JON BALDWIN recommends a provocative assertion of how working-class culture can rethink knowledge

Can Working Class Culture be Knowledge?
Stefan Szczelkun, Routine Art Company, £8.95

 

THROUGH a discussion of aspects of working-class culture, this book challenges a basic tenet of classism: that working-class people lack intellect.

In terms of epistemology — the nature and scope, and “what counts” as knowledge — working-class culture is deemed to offer little. Certainly, in comparison to high culture. To this classism we should add the intersections of sexism, racism, ableism and so forth. But the problem is underscored: “Working class people internalise the myth of their own lack of intellect.”

The book is motivated by a modification of Tony Benn’s famous five questions on power put in cultural politics terms: What cultural power and cultural capital have you got? What class privileges afforded this? In whose interests, institutions, tastes and theories do you exercise it? Who are your paymasters? And how can we get rid of you and replace you with our voice?

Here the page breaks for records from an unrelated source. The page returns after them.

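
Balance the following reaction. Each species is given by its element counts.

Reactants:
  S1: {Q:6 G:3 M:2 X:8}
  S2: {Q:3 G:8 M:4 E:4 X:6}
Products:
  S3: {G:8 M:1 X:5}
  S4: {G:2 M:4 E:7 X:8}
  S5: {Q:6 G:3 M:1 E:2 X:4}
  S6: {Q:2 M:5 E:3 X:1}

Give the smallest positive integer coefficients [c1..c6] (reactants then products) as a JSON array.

Coefficients: [2, 6, 5, 1, 4, 3]

Q: 2·6+6·3 = 30 | 5·0+1·0+4·6+3·2 = 30
G: 2·3+6·8 = 54 | 5·8+1·2+4·3+3·0 = 54
M: 2·2+6·4 = 28 | 5·1+1·4+4·1+3·5 = 28
E: 2·0+6·4 = 24 | 5·0+1·7+4·2+3·3 = 24
X: 2·8+6·6 = 52 | 5·5+1·8+4·4+3·1 = 52
gcd(2,6,5,1,4,3) = 1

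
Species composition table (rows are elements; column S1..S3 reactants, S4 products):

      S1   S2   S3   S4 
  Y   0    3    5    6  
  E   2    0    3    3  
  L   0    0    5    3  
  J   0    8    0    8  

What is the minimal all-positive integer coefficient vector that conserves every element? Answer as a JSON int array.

Coefficients: [3, 5, 3, 5]

Y: 3·0+5·3+3·5 = 30 | 5·6 = 30
E: 3·2+5·0+3·3 = 15 | 5·3 = 15
L: 3·0+5·0+3·5 = 15 | 5·3 = 15
J: 3·0+5·8+3·0 = 40 | 5·8 = 40
gcd(3,5,3,5) = 1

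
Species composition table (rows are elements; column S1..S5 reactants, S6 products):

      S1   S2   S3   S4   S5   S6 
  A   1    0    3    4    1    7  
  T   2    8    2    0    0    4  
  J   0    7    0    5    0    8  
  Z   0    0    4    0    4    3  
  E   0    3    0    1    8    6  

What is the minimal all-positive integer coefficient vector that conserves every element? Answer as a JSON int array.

A: 3·1+1·0+1·3+5·4+2·1 = 28 | 4·7 = 28
T: 3·2+1·8+1·2+5·0+2·0 = 16 | 4·4 = 16
J: 3·0+1·7+1·0+5·5+2·0 = 32 | 4·8 = 32
Z: 3·0+1·0+1·4+5·0+2·4 = 12 | 4·3 = 12
E: 3·0+1·3+1·0+5·1+2·8 = 24 | 4·6 = 24
gcd(3,1,1,5,2,4) = 1

Coefficients: [3, 1, 1, 5, 2, 4]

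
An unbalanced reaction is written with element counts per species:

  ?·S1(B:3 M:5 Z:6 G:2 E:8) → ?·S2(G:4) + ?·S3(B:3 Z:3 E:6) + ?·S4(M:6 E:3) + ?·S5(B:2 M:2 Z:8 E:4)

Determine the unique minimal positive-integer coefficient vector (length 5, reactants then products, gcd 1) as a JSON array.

Coefficients: [6, 3, 4, 4, 3]

B: 6·3 = 18 | 3·0+4·3+4·0+3·2 = 18
M: 6·5 = 30 | 3·0+4·0+4·6+3·2 = 30
Z: 6·6 = 36 | 3·0+4·3+4·0+3·8 = 36
G: 6·2 = 12 | 3·4+4·0+4·0+3·0 = 12
E: 6·8 = 48 | 3·0+4·6+4·3+3·4 = 48
gcd(6,3,4,4,3) = 1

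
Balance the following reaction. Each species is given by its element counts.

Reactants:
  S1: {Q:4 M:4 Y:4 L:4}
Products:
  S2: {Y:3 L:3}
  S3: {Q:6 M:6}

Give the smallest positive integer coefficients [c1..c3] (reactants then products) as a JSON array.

Coefficients: [3, 4, 2]

Q: 3·4 = 12 | 4·0+2·6 = 12
M: 3·4 = 12 | 4·0+2·6 = 12
Y: 3·4 = 12 | 4·3+2·0 = 12
L: 3·4 = 12 | 4·3+2·0 = 12
gcd(3,4,2) = 1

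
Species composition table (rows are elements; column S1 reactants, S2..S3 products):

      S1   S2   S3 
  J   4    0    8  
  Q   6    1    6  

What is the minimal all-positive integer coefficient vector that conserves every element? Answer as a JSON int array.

Coefficients: [2, 6, 1]

J: 2·4 = 8 | 6·0+1·8 = 8
Q: 2·6 = 12 | 6·1+1·6 = 12
gcd(2,6,1) = 1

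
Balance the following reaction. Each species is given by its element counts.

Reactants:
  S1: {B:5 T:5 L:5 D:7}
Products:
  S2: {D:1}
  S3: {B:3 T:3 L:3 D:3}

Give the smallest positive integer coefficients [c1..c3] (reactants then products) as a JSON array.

Coefficients: [3, 6, 5]

B: 3·5 = 15 | 6·0+5·3 = 15
T: 3·5 = 15 | 6·0+5·3 = 15
L: 3·5 = 15 | 6·0+5·3 = 15
D: 3·7 = 21 | 6·1+5·3 = 21
gcd(3,6,5) = 1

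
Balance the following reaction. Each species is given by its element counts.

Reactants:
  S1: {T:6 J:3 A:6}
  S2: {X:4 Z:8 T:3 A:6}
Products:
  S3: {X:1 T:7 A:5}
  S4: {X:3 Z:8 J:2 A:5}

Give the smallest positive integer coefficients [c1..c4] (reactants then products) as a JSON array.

Coefficients: [2, 3, 3, 3]

X: 2·0+3·4 = 12 | 3·1+3·3 = 12
Z: 2·0+3·8 = 24 | 3·0+3·8 = 24
T: 2·6+3·3 = 21 | 3·7+3·0 = 21
J: 2·3+3·0 = 6 | 3·0+3·2 = 6
A: 2·6+3·6 = 30 | 3·5+3·5 = 30
gcd(2,3,3,3) = 1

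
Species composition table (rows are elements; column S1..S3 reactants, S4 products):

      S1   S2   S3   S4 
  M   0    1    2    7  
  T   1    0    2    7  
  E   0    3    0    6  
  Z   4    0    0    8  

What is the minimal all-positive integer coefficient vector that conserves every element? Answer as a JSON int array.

Coefficients: [4, 4, 5, 2]

M: 4·0+4·1+5·2 = 14 | 2·7 = 14
T: 4·1+4·0+5·2 = 14 | 2·7 = 14
E: 4·0+4·3+5·0 = 12 | 2·6 = 12
Z: 4·4+4·0+5·0 = 16 | 2·8 = 16
gcd(4,4,5,2) = 1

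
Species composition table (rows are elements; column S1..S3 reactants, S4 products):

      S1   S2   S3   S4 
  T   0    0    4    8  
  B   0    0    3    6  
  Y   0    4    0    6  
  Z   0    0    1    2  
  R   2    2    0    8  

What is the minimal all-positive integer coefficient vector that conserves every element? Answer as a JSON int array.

Coefficients: [5, 3, 4, 2]

T: 5·0+3·0+4·4 = 16 | 2·8 = 16
B: 5·0+3·0+4·3 = 12 | 2·6 = 12
Y: 5·0+3·4+4·0 = 12 | 2·6 = 12
Z: 5·0+3·0+4·1 = 4 | 2·2 = 4
R: 5·2+3·2+4·0 = 16 | 2·8 = 16
gcd(5,3,4,2) = 1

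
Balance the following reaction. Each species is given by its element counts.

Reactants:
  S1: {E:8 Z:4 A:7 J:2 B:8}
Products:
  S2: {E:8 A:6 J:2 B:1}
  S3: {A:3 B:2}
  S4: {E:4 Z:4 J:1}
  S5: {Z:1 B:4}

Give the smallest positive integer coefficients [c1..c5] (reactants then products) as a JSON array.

Coefficients: [3, 2, 3, 2, 4]

E: 3·8 = 24 | 2·8+3·0+2·4+4·0 = 24
Z: 3·4 = 12 | 2·0+3·0+2·4+4·1 = 12
A: 3·7 = 21 | 2·6+3·3+2·0+4·0 = 21
J: 3·2 = 6 | 2·2+3·0+2·1+4·0 = 6
B: 3·8 = 24 | 2·1+3·2+2·0+4·4 = 24
gcd(3,2,3,2,4) = 1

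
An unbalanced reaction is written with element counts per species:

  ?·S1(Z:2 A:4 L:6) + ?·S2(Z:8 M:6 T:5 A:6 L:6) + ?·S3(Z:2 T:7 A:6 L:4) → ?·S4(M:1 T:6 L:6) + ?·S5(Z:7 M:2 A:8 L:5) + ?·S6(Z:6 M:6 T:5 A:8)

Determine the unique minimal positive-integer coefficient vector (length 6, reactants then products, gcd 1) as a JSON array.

Coefficients: [4, 5, 3, 6, 6, 2]

Z: 4·2+5·8+3·2 = 54 | 6·0+6·7+2·6 = 54
M: 4·0+5·6+3·0 = 30 | 6·1+6·2+2·6 = 30
T: 4·0+5·5+3·7 = 46 | 6·6+6·0+2·5 = 46
A: 4·4+5·6+3·6 = 64 | 6·0+6·8+2·8 = 64
L: 4·6+5·6+3·4 = 66 | 6·6+6·5+2·0 = 66
gcd(4,5,3,6,6,2) = 1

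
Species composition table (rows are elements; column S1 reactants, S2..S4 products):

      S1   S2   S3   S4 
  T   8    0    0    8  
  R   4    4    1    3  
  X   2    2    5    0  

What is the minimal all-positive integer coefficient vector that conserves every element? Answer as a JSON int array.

Coefficients: [6, 1, 2, 6]

T: 6·8 = 48 | 1·0+2·0+6·8 = 48
R: 6·4 = 24 | 1·4+2·1+6·3 = 24
X: 6·2 = 12 | 1·2+2·5+6·0 = 12
gcd(6,1,2,6) = 1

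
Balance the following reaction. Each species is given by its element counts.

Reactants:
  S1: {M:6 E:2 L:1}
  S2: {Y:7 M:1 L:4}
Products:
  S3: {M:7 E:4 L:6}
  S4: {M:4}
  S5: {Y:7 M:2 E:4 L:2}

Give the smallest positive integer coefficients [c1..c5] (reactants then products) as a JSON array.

Y: 4·0+1·7 = 7 | 1·0+4·0+1·7 = 7
M: 4·6+1·1 = 25 | 1·7+4·4+1·2 = 25
E: 4·2+1·0 = 8 | 1·4+4·0+1·4 = 8
L: 4·1+1·4 = 8 | 1·6+4·0+1·2 = 8
gcd(4,1,1,4,1) = 1

Coefficients: [4, 1, 1, 4, 1]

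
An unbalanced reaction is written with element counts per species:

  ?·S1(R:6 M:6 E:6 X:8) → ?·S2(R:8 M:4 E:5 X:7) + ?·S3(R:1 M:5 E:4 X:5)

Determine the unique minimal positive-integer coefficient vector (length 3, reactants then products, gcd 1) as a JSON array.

Coefficients: [3, 2, 2]

R: 3·6 = 18 | 2·8+2·1 = 18
M: 3·6 = 18 | 2·4+2·5 = 18
E: 3·6 = 18 | 2·5+2·4 = 18
X: 3·8 = 24 | 2·7+2·5 = 24
gcd(3,2,2) = 1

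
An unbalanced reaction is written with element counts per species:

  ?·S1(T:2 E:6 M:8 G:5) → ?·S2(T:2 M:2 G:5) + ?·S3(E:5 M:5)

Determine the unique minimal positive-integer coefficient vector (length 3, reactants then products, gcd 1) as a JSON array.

T: 5·2 = 10 | 5·2+6·0 = 10
E: 5·6 = 30 | 5·0+6·5 = 30
M: 5·8 = 40 | 5·2+6·5 = 40
G: 5·5 = 25 | 5·5+6·0 = 25
gcd(5,5,6) = 1

Coefficients: [5, 5, 6]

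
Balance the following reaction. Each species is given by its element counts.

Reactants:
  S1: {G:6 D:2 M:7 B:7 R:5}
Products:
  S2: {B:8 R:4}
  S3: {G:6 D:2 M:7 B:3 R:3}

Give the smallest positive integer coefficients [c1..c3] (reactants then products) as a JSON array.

Coefficients: [2, 1, 2]

G: 2·6 = 12 | 1·0+2·6 = 12
D: 2·2 = 4 | 1·0+2·2 = 4
M: 2·7 = 14 | 1·0+2·7 = 14
B: 2·7 = 14 | 1·8+2·3 = 14
R: 2·5 = 10 | 1·4+2·3 = 10
gcd(2,1,2) = 1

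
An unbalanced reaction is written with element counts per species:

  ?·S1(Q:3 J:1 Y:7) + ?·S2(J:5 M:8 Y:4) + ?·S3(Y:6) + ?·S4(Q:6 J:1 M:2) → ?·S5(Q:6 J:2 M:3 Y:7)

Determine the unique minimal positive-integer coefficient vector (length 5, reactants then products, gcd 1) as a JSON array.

Coefficients: [2, 1, 4, 5, 6]

Q: 2·3+1·0+4·0+5·6 = 36 | 6·6 = 36
J: 2·1+1·5+4·0+5·1 = 12 | 6·2 = 12
M: 2·0+1·8+4·0+5·2 = 18 | 6·3 = 18
Y: 2·7+1·4+4·6+5·0 = 42 | 6·7 = 42
gcd(2,1,4,5,6) = 1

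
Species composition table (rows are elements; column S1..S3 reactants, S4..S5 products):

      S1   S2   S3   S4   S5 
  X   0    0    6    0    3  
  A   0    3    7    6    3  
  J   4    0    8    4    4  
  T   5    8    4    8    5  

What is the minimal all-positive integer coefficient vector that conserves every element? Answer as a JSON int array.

X: 2·0+3·0+3·6 = 18 | 2·0+6·3 = 18
A: 2·0+3·3+3·7 = 30 | 2·6+6·3 = 30
J: 2·4+3·0+3·8 = 32 | 2·4+6·4 = 32
T: 2·5+3·8+3·4 = 46 | 2·8+6·5 = 46
gcd(2,3,3,2,6) = 1

Coefficients: [2, 3, 3, 2, 6]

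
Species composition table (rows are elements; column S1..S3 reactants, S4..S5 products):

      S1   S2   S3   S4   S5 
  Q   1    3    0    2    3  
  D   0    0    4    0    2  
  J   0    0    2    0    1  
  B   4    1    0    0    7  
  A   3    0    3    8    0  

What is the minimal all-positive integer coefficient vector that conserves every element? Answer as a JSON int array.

Coefficients: [6, 4, 2, 3, 4]

Q: 6·1+4·3+2·0 = 18 | 3·2+4·3 = 18
D: 6·0+4·0+2·4 = 8 | 3·0+4·2 = 8
J: 6·0+4·0+2·2 = 4 | 3·0+4·1 = 4
B: 6·4+4·1+2·0 = 28 | 3·0+4·7 = 28
A: 6·3+4·0+2·3 = 24 | 3·8+4·0 = 24
gcd(6,4,2,3,4) = 1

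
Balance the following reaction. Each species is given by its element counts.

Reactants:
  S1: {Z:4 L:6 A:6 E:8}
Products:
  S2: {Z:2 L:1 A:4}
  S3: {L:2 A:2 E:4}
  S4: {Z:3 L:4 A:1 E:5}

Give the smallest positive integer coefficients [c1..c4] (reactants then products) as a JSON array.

Z: 5·4 = 20 | 4·2+5·0+4·3 = 20
L: 5·6 = 30 | 4·1+5·2+4·4 = 30
A: 5·6 = 30 | 4·4+5·2+4·1 = 30
E: 5·8 = 40 | 4·0+5·4+4·5 = 40
gcd(5,4,5,4) = 1

Coefficients: [5, 4, 5, 4]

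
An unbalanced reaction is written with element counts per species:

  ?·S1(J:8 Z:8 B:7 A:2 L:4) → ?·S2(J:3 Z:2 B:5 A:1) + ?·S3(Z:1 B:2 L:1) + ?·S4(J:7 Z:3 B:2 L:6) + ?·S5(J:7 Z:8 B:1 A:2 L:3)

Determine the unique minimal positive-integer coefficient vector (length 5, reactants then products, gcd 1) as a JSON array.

Coefficients: [5, 4, 5, 1, 3]

J: 5·8 = 40 | 4·3+5·0+1·7+3·7 = 40
Z: 5·8 = 40 | 4·2+5·1+1·3+3·8 = 40
B: 5·7 = 35 | 4·5+5·2+1·2+3·1 = 35
A: 5·2 = 10 | 4·1+5·0+1·0+3·2 = 10
L: 5·4 = 20 | 4·0+5·1+1·6+3·3 = 20
gcd(5,4,5,1,3) = 1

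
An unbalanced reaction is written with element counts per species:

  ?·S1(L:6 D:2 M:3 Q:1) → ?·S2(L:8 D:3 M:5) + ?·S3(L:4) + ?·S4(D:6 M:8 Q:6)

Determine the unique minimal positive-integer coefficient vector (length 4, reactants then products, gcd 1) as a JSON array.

L: 6·6 = 36 | 2·8+5·4+1·0 = 36
D: 6·2 = 12 | 2·3+5·0+1·6 = 12
M: 6·3 = 18 | 2·5+5·0+1·8 = 18
Q: 6·1 = 6 | 2·0+5·0+1·6 = 6
gcd(6,2,5,1) = 1

Coefficients: [6, 2, 5, 1]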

What is working class culture? It could be folk culture, associated with rural traditions, as well as popular culture, more urban and commercial. What working-class culture has in common, Szczelkun demonstrates, is that it is attacked, devalued, and demonised by intellectuals from the left and right often in contrast with the notion of high art and high culture.

When working-class culture is finally recognised and celebrated it is often also deformed and neutered. Take the 1930s folk revival which saw the emergence of groups such as The Morris Ring and The Folklore Society. The folk revival was mannered, with material “devulgarised”, and cultural management and monetisation was performed by the upper and middle classes. In such a way working-class culture, along with its special vitality, rowdiness, participation and democratic spirit was frozen, cleansed, owned and ruled over.

This process happens time and again. The celebration of high culture over popular culture is often class-snobbery and a manifestation of the attempt to maintain class privilege and material power. It is a proxy for class-war proper.

Szczelkun highlights the working-class process of generating knowledge, a form of working-class epistemology. At best this is collegial, democratic, situated, contemporary, “from below” and innovative. Of course, this is not to romanticise and claim that all in this process is progressive, as there could be people left out and certain avenues left unexplored. The example of a new football chant is provided: “The spontaneous and intuitive consensual process by which a new football chant is created is certainly awe inspiring. Middle class heritage assumes creativity can only be driven by individual activity, [and] it is different for the intellectual tradition to envisage the crowd or group, thinking creatively.”

The new football chant, or political slogan, or work-song, or popular music, or open artist collective involves a process of experimentation, innovation, consensual agreement; it flourishes in informal meetings and culminates in gatherings at a football match, political rally, workplace, rave or happening. “The birth of a new football chant comes from a great number of individuals in close proximity with an emotionally charged agenda who take up a potent idea.”

This form of collective will is autonomous and does not require guidance, management, authorisation or leadership from “on high.” Crucially, at best, working-class tradition and culture “is both interpenetrating and typically unseen because its aesthetic value lies exactly in those evanescent and discursively elusive processes which are not always reflected or contained with their material outcomes.”

In such ways working-class culture can rethink knowledge.

The book reads like a series of dispatches from the culture wars and class war, including theoretical reflections, cultural history, class polemics, autobiography and interviews. It is therefore recommended.